Just this week, Perdue was proposing to restore a portion of the eliminated sales tax to fund education priorities, and her re-election campaign was actively fundraising for the election. Ferrel Guillory, expert on Southern politics and director of the Program on Public Life, said all evidence pointed to Gov. Perdue and state Democrats putting together the infrastructure for her campaign, and that her decision not to run has several unexplained factors.
“This must have been an extremely personal decision,” Guillory said.
A Jan. 17 poll from Public Policy Polling put Perdue behind her likely GOP opponent Pat McCrory, 52-41, in a November match-up, and national strategists were calling Perdue one of the most vulnerable gubernatorial candidates in the country. Earlier this month, reporters were surprised when Perdue was booed at a UNC basketball game in Chapel Hill, a town traditionally considered a political stronghold for the Democrat.
Polling found that Perdue was generally unpopular in North Carolina, and that a generic Democratic candidate could hold up better against McCrory.
With Perdue out of the running in the Democratic primary, possible replacements include Orange County Rep. Bill Faison, former UNC-System President Erskine Bowles, Lt. Gov. Walter Dalton, Attorney General Roy Cooper, Charlotte mayor Anthony Foxx, and former U.S. congressman Bob Etheridge.
Public Policy Polling ran numbers on some of these possibilities and their chances against McCrory, with Bowles’s chances looking most promising.
Guillory cautioned against reading too much into the numbers.
“As we’ve learned anew, and we learn again every day in the Republican race, campaigns are not decided by polling data. They’re not decided how candidates look on paper. You have to have real-life human beings campaigning and asking people for their vote,” Guillory said. “This is going to have ripple effects.”
With North Carolina a significant swing state in national elections, the president will often work to influence his party’s success in the state, Guillory said, as President George Bush did with the elections of Sens. Richard Burr and Elizabeth Dole. Democrats are holding their national convention in Charlotte in August in an attempt to build Southern support for Obama’s re-election.
“It would not surprise me for the White House to do what it can to make sure that whatever happens in the governor’s race here isn’t so disrupted as to hurt the president’s chances here,” Guillory said.
Republican Pat McCrory was expected to officially announce his candidacy later this week. He ran against Perdue in 2008, narrowly losing to the Democrat by only three percentage points.
“It’s now clear that the past four years of having a Democratic governor in North Carolina have been a failure,” said Phil Cox, executive director of the Republican Governors Association, in an official statement. “It’s never been more clear that North Carolina needs a Republican governor who will bring fresh ideas and a new perspective to the governor’s office.”
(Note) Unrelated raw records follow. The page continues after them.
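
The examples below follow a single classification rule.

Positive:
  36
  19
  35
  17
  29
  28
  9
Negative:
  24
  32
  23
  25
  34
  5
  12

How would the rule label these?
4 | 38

All 'Positive' examples share one property — digit sum ≥ 8 — and every 'Negative' example lacks it.
4 — digit sum 4, hence Negative. 38 — digit sum 3+8 = 11, hence Positive.

Negative, Positive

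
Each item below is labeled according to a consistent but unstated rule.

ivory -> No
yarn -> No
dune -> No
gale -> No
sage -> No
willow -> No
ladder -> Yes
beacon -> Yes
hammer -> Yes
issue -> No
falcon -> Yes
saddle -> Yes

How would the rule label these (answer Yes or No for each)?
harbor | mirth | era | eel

Yes, No, No, No

The rule appears to be: length 6 AND contains 'a'.
harbor — length 6, has 'a', hence Yes.
mirth — length 5, no 'a', hence No.
era — length 3, has 'a', hence No.
eel — length 3, no 'a', hence No.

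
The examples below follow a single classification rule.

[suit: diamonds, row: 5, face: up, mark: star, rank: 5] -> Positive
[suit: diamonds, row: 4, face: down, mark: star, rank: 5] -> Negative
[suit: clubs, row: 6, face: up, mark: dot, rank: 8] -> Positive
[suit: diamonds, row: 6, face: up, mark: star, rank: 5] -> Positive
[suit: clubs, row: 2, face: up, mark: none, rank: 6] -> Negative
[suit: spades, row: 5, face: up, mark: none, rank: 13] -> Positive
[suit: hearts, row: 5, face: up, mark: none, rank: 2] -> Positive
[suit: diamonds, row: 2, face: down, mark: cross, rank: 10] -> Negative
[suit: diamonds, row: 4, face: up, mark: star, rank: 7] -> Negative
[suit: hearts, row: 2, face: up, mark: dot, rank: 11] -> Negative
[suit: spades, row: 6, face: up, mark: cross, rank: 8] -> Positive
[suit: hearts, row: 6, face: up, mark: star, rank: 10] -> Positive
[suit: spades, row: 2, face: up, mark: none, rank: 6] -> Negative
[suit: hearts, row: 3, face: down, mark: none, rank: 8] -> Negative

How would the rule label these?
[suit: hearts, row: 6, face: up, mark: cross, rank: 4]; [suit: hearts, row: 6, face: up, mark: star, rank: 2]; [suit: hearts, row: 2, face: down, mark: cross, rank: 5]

'Positive' ⟺ row ≥ 5.

Positive, Positive, Negative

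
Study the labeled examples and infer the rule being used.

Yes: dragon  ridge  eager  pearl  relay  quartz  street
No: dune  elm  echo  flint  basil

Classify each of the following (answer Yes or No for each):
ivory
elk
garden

Yes, No, Yes

The simplest hypothesis consistent with all the labels is: contains 'r'.
Yes: ivory, since has 'r'.
No: elk, since no 'r'.
Yes: garden, since has 'r'.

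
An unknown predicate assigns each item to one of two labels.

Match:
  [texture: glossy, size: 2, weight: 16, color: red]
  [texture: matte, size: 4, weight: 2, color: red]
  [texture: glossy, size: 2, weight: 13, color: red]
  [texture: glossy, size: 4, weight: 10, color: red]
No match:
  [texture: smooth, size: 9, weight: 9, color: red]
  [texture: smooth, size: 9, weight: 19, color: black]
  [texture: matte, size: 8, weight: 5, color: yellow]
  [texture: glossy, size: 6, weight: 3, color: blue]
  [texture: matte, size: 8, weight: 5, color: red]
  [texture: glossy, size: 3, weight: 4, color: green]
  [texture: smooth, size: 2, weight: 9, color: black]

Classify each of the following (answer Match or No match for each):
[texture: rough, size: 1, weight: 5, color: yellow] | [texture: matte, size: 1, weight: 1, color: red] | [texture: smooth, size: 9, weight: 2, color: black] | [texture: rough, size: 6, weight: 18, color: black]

No match, Match, No match, No match

Every 'Match' example satisfies: color is red AND size ≤ 4. None of the 'No match' examples do.
[texture: rough, size: 1, weight: 5, color: yellow]: No match (color is yellow, size = 1). [texture: matte, size: 1, weight: 1, color: red]: Match (color is red, size = 1). [texture: smooth, size: 9, weight: 2, color: black]: No match (color is black, size = 9). [texture: rough, size: 6, weight: 18, color: black]: No match (color is black, size = 6).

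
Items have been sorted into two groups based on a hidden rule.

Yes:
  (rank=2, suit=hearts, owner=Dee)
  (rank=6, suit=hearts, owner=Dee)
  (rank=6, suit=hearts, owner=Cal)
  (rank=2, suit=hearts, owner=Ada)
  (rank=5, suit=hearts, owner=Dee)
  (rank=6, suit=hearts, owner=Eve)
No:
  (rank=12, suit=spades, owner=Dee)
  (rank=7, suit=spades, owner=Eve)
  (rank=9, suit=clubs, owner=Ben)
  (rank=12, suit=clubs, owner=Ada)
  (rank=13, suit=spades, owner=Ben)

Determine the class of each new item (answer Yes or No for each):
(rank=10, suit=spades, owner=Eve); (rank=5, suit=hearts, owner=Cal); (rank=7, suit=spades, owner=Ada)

All 'Yes' examples share one property — suit is hearts — and every 'No' example lacks it.

No, Yes, No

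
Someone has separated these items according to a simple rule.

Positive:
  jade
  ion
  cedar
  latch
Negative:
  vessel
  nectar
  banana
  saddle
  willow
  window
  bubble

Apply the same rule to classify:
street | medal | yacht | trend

Negative, Positive, Positive, Positive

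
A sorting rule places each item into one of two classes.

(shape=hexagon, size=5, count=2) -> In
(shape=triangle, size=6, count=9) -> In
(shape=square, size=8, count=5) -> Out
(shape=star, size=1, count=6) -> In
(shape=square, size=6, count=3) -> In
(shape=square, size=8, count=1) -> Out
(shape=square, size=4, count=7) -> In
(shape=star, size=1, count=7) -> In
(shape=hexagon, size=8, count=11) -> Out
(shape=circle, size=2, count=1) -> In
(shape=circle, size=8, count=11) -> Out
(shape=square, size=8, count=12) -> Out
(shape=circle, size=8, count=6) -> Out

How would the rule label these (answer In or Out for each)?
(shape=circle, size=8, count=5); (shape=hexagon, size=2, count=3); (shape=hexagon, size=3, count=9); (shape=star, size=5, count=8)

The common property of the 'In' items is: size ≤ 6. No 'Out' item has it.
(shape=circle, size=8, count=5) → size = 8 → Out. (shape=hexagon, size=2, count=3) → size = 2 → In. (shape=hexagon, size=3, count=9) → size = 3 → In. (shape=star, size=5, count=8) → size = 5 → In.

Out, In, In, In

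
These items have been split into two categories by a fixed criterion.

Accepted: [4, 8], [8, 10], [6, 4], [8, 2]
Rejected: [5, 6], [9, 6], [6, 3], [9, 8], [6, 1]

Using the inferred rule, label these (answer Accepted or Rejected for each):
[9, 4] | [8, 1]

Rejected, Rejected

Rule: sum is even. This holds for each 'Accepted' example and fails for each 'Rejected' one.
[9, 4]: 9+4 = 13 — does not pass, so Rejected. [8, 1]: 8+1 = 9 — does not pass, so Rejected.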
According to state regulations, gubernatorial candidates must file a notice for candidacy in the filing period between Feb. 13 and Feb. 29. The full list of filing requirements is posted on the North Carolina State Board of Elections website.
Guillory noted that the Democratic candidate most likely to succeed will be the one who can most quickly put together a campaign.
“Where the crunch comes is that the filing deadline is right on us,” he said. “The person who has the advantage is the person who shows he can raise money and put an organization together quickly.”